Welcome to the forum! I agree with your skepticism that 16 vs 12 cpu cores is the difference we see.

Most likely, the difference is just to do with the structure of your data, which for whatever reason, is more complex than your colleague’s. As an example, I was once trying to reproduce issue someone was having with a 12gb run, and it took about a week to finish (I was not able to reproduce their issue unfortunately).

This was before some of the speedups made it into the conda package of DADA2, so I would expect it to take less time if I were to repeat it, but hopefully you can see that one week for 15gb isn’t too outrageous.

Something else that occurs to me, is you mentioned there were four runs in total? DADA2 trains the error model it uses for denoising based on the run itself.

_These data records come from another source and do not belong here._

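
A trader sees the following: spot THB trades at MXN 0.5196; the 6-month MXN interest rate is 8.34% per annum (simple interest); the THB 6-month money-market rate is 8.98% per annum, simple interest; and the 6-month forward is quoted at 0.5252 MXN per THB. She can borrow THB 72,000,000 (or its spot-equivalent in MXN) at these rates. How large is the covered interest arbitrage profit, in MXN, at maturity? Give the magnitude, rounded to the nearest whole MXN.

T = 6/12 years.
Invest the THB and cover forward: 72,000,000 × 1.044900 × 0.5252 = MXN 39,512,266.56.
Convert at spot and invest in MXN: 72,000,000 × 0.5196 × 1.041700 = MXN 38,971,247.04.
The quoted forward overvalues THB, so borrow MXN, buy THB at spot, deposit the THB at 8.98%, and sell the proceeds forward at 0.5252.
Arbitrage profit = |39,512,266.56 − 38,971,247.04| = MXN 541,020.

MXN 541,020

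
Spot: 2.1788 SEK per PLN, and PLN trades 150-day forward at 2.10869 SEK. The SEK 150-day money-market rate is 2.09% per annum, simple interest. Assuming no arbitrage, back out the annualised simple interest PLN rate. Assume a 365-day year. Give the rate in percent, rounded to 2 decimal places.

10.25%

T = 150/365 years.
F/S = 2.10869/2.1788 = 0.9678217 = (growth of SEK) / (growth of PLN).
The SEK side grows by 1 + 0.0209×150/365 = 1.008589.
Hence g_PLN = 1.0421227.
(1.0421227 − 1)/T = 0.102499, i.e. 10.25%.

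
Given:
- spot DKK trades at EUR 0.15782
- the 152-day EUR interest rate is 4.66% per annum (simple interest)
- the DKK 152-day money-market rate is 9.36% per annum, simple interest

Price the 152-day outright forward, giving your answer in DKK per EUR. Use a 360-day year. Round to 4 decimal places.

6.4596

T = 152/360 years.
Growth of 1 EUR over T: 1 + 0.0466×152/360 = 1.0196756.
DKK growth factor: 1 + 0.0936×152/360 = 1.039520.
CIP: F = S · (grow EUR)/(grow DKK) = 0.15782 × 1.0196756/1.039520 = 0.1548072 EUR per DKK.
Invert for DKK per EUR: 1 / 0.1548072 = 6.4596.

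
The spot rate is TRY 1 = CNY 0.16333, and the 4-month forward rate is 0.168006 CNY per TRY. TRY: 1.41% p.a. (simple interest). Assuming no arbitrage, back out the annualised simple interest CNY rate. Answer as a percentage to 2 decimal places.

T = 4/12 years.
CIP gives F = S · g_CNY/g_TRY, so g_CNY/g_TRY = 0.168006/0.16333 = 1.0286292.
TRY growth factor: 1 + 0.0141×4/12 = 1.004700.
That pins the CNY growth at 1.0334638.
(1.0334638 − 1)/T = 0.100391, i.e. 10.04%.

10.04%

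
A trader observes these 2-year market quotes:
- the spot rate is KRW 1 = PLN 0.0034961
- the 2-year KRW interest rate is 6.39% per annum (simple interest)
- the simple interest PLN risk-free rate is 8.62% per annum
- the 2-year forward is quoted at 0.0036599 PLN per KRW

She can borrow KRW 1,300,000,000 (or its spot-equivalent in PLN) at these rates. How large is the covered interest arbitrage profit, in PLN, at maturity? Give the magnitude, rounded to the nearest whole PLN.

PLN 37,450

T = 2 years.
Route A — deposit KRW, sell forward: 1,300,000,000 × 1.127800 × 0.0036599 = PLN 5,365,925.79.
Route B — convert at spot, deposit PLN: 1,300,000,000 × 0.0034961 × 1.172400 = PLN 5,328,475.93.
The quoted forward overvalues KRW, so borrow PLN, buy KRW at spot, deposit the KRW at 6.39%, and sell the proceeds forward at 0.0036599.
The gap between the two covered legs is PLN 37,450.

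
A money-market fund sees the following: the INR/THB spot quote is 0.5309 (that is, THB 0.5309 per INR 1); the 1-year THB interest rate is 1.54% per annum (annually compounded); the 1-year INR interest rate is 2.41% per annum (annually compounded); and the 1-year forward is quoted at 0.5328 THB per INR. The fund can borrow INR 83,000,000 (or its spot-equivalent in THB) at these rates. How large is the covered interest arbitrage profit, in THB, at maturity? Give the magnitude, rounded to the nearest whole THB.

T = 1 year.
Keep in INR, deliver into the forward: 83,000,000·1.024100·0.5328 = THB 45,288,159.84.
Swap to THB now, deposit: 83,000,000·0.5309·1.015400 = THB 44,743,296.38.
The quoted forward overvalues INR, so borrow THB, buy INR at spot, deposit the INR at 2.41%, and sell the proceeds forward at 0.5328.
Profit = 45,288,159.84 − 44,743,296.38 = THB 544,863.

THB 544,863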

So if you are denoising all four at once in the same step, then it is possible that that is why it is taking as long as it is: because it cannot converge on a consistent error model (there isn’t one).

My advice would be, if you are denoising each run separately and the total time is over 6 days, don’t worry about it and keep going, it shouldn’t take much longer than that!

If you are not denoising separately, then I would recommend you do so, and then merge the tables and representative sequences at the end of all four steps*.

* Since your data appears to be paired end, you just need to make sure that your trim-lefts are the same between all runs, so that you end up with the same amplicons in the end (since you are bounded by your primers).


Thank you very much for your immediate reply!
Indeed my colleague’s data is probably (much) less complex, as he is looking at the apple microbiome while I have soil, water, and plant samples in my dataset.
Concerning the error model, what was taking very long in my case was actually the fourth step (chimera removal). So maybe there’s some difficulty in chimera removal rather than error modeling when one has several (complex) runs together?
Finally, I conclude from your reply that the number of sockets isn’t known to slow down the process considerably. So having either
6 sockets à 2 cores or
2 sockets à 6 cores
shouldn’t make the difference, the total number of cores is what matters. Do you think that’s right?

dada2 denoise-paired on my 15 GB of data finally completed. So for the record, it took almost 11 days with 12 cores and 60GB of RAM. Distribution of cores on sockets didn’t seem to play a role. It turned out quite a lot of the merged reads were removed as chimeric, that’s probably why it took that long. The sample which lost most reads in the whole denoising process ended up with roughly 2% of the initial input reads.